Quote Originally Posted by MOZZER2 View Post
not doubting there talent and the works they produced some great tunes but the thread i responded to mentioned changing the world .The Beatles were a product of the previous generation and if you look at there influences the likes of cliff richard , buddy holly , elvis , bob dylan , chuck berry , beach boys , everly brothers to name a few were the real game changers in music . All forms of popular music came from gospel , blues , jazz and country music in the 1950's
I suspect you’re not old enough to have lived through all of the years when the Beatles were active and selling records (I.e. 1962 to 1970). I’m a bit too young for my memories of their early years to be entirely reliable, but,I think it’s generally accepted that the sixties were a seminal decade - put simplistically, it was when the world went from black and white to colour in ways beyond just cinema and television.

My impression is that the first three years of the sixties were just an extension of the fifties, musically, the shot in the arm provided by rock and roll in the mid fifties had died out as it had gone mainstream with “safer” versions of some of the artists you mention dominant. That all changed in 1963 when I can recall She Loves You (one of my least favourite Beatles songs) getting to number one and it seemed like everyone, and I mean everyone, was singing it.

That was when the sixties started as far as Im concerned. The Beatles didn’t create the sense of rebellion that was a characteristic of that decade, the conditions were in place already for what that decade became, but, for me, they were the focal point of it in that they kicked open a door through which others could follow.

There are those who say the Beatles were “safe” in the way that Hollywood Elvis became safe, they were like Pat Boone, Paul Anka etc, and, certainly, Brian Epstein tried to steer them in that sort of direction while he was still alive, but he couldn’t.

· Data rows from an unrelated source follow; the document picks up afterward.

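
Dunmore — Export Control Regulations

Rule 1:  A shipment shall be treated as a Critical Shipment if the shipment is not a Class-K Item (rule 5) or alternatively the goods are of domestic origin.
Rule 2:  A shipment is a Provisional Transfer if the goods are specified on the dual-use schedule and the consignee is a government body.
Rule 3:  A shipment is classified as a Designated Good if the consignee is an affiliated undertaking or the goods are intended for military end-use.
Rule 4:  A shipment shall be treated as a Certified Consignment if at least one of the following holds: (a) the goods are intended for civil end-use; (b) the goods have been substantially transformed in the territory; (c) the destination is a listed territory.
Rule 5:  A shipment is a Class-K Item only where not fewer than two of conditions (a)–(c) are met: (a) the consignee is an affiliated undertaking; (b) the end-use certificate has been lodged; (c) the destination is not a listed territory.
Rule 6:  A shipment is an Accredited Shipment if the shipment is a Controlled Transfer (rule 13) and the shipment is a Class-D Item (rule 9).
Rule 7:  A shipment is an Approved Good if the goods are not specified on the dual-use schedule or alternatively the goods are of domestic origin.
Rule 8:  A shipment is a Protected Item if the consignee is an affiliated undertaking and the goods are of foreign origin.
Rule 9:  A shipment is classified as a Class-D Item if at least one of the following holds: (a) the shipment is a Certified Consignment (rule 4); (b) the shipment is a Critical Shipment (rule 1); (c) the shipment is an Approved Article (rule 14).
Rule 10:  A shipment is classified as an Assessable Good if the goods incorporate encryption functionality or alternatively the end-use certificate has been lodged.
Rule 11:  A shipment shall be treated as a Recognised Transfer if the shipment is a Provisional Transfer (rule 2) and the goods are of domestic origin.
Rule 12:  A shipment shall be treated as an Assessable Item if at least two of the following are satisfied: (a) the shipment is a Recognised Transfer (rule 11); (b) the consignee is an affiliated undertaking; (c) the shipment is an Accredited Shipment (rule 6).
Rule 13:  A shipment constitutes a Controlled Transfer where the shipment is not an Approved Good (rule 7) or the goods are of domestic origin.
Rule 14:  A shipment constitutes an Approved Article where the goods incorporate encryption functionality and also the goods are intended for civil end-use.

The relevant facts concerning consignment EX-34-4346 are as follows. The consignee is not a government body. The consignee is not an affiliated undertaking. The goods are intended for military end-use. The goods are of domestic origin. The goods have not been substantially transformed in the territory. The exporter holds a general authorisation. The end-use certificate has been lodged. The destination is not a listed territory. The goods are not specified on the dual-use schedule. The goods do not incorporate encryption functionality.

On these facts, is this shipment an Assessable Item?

No

rule 2 — Provisional Transfer: [the goods are specified on the dual-use schedule? no] AND [the consignee is a government body? no] → not satisfied.
rule 11 — Recognised Transfer: [Provisional Transfer (rule 2)? no] AND [the goods are of domestic origin? yes] → not satisfied.
rule 7 — Approved Good: [the goods are not specified on the dual-use schedule? yes] OR [the goods are of domestic origin? yes] → satisfied.
rule 13 — Controlled Transfer: [not an Approved Good (rule 7)? no] OR [the goods are of domestic origin? yes] → satisfied.
rule 4 — Certified Consignment: [the goods are intended for civil end-use? no] OR [the goods have been substantially transformed in the territory? no] OR [the destination is a listed territory? no] → not satisfied.
rule 5 — Class-K Item: the consignee is an affiliated undertaking? no; the end-use certificate has been lodged? yes; the destination is not a listed territory? yes — 2 of 3 hold (need ≥2) → satisfied.
rule 1 — Critical Shipment: [not a Class-K Item (rule 5)? no] OR [the goods are of domestic origin? yes] → satisfied.
rule 14 — Approved Article: [the goods incorporate encryption functionality? no] AND [the goods are intended for civil end-use? no] → not satisfied.
rule 9 — Class-D Item: [Certified Consignment (rule 4)? no] OR [Critical Shipment (rule 1)? yes] OR [Approved Article (rule 14)? no] → satisfied.
rule 6 — Accredited Shipment: [Controlled Transfer (rule 13)? yes] AND [Class-D Item (rule 9)? yes] → satisfied.
rule 12 — Assessable Item: Recognised Transfer (rule 11)? no; the consignee is an affiliated undertaking? no; Accredited Shipment (rule 6)? yes — 1 of 3 hold (need ≥2) → not satisfied.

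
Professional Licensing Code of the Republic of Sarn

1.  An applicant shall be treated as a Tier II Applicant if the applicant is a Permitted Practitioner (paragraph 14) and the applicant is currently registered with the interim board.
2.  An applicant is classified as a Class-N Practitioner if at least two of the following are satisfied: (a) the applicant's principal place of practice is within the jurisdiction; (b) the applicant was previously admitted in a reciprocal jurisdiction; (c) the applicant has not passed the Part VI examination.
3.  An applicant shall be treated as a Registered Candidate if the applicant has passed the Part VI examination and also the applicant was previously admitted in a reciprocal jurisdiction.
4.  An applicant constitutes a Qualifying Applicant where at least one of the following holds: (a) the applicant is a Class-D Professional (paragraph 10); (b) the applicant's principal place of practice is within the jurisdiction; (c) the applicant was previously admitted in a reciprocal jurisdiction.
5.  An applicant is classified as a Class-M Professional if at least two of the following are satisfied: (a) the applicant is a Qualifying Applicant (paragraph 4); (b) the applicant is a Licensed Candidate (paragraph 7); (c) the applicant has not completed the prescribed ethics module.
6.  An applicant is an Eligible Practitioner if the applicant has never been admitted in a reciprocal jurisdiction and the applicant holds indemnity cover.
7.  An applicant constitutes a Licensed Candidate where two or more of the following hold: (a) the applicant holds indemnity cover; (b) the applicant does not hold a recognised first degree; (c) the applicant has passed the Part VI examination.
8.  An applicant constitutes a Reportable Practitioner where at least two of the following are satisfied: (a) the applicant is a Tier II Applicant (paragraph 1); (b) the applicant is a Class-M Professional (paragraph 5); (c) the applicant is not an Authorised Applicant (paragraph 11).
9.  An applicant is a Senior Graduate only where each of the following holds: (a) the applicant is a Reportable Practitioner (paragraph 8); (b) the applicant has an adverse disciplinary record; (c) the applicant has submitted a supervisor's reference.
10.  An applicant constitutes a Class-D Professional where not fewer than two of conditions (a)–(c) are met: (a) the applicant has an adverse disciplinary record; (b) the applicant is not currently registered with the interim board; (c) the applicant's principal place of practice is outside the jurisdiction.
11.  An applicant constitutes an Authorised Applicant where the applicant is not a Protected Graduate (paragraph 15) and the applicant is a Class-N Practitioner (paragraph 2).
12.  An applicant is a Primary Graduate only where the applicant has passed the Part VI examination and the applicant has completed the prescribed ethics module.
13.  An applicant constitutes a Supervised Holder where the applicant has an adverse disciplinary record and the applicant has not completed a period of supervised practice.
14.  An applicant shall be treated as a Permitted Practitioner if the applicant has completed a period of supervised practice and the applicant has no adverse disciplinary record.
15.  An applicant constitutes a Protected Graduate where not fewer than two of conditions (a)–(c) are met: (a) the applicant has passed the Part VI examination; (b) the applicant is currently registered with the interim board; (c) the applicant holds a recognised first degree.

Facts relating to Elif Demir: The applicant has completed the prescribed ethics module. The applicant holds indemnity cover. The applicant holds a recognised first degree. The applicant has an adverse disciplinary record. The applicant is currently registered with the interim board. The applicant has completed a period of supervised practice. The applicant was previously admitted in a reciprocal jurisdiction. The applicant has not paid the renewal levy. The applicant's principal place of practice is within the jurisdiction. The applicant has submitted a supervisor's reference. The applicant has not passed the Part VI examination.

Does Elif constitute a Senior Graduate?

No

paragraph 14 — Permitted Practitioner: [the applicant has completed a period of supervised practice? yes] AND [the applicant has no adverse disciplinary record? no] → not satisfied.
paragraph 1 — Tier II Applicant: [Permitted Practitioner (paragraph 14)? no] AND [the applicant is currently registered with the interim board? yes] → not satisfied.
paragraph 10 — Class-D Professional: the applicant has an adverse disciplinary record? yes; the applicant is not currently registered with the interim board? no; the applicant's principal place of practice is outside the jurisdiction? no — 1 of 3 hold (need ≥2) → not satisfied.
paragraph 4 — Qualifying Applicant: [Class-D Professional (paragraph 10)? no] OR [the applicant's principal place of practice is within the jurisdiction? yes] OR [the applicant was previously admitted in a reciprocal jurisdiction? yes] → satisfied.
paragraph 7 — Licensed Candidate: the applicant holds indemnity cover? yes; the applicant does not hold a recognised first degree? no; the applicant has passed the Part VI examination? no — 1 of 3 hold (need ≥2) → not satisfied.
paragraph 5 — Class-M Professional: Qualifying Applicant (paragraph 4)? yes; Licensed Candidate (paragraph 7)? no; the applicant has not completed the prescribed ethics module? no — 1 of 3 hold (need ≥2) → not satisfied.
paragraph 15 — Protected Graduate: the applicant has passed the Part VI examination? no; the applicant is currently registered with the interim board? yes; the applicant holds a recognised first degree? yes — 2 of 3 hold (need ≥2) → satisfied.
paragraph 2 — Class-N Practitioner: the applicant's principal place of practice is within the jurisdiction? yes; the applicant was previously admitted in a reciprocal jurisdiction? yes; the applicant has not passed the Part VI examination? yes — 3 of 3 hold (need ≥2) → satisfied.
paragraph 11 — Authorised Applicant: [not a Protected Graduate (paragraph 15)? no] AND [Class-N Practitioner (paragraph 2)? yes] → not satisfied.
paragraph 8 — Reportable Practitioner: Tier II Applicant (paragraph 1)? no; Class-M Professional (paragraph 5)? no; not an Authorised Applicant (paragraph 11)? yes — 1 of 3 hold (need ≥2) → not satisfied.
paragraph 9 — Senior Graduate: [Reportable Practitioner (paragraph 8)? no] AND [the applicant has an adverse disciplinary record? yes] AND [the applicant has submitted a supervisor's reference? yes] → not satisfied.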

In my experience, it is very rare for the biggest, most famous bands and performers of an era to be able to sell huge amounts of records and be good - the ones that sell the most singles tend to be unadventurous and predictable musically, but the Beatles were the biggest band out there for a while and they were also very good and musically adventurous.

There was a time when eight hours worth of television showing the Beatles working in the studio in their latter days would have been lapped up by me, but I’m in no hurry to watch it now, so I suppose I agree with the Whisperer to some extent, but that doesn’t mean that I don’t fully understand why people are still driven to produce such work more than half of a century later - the Beatles were a phenomenon and our lives would have been different if they had not existed, their influence in so many facets of life is greater than any other musical act of my lifetime.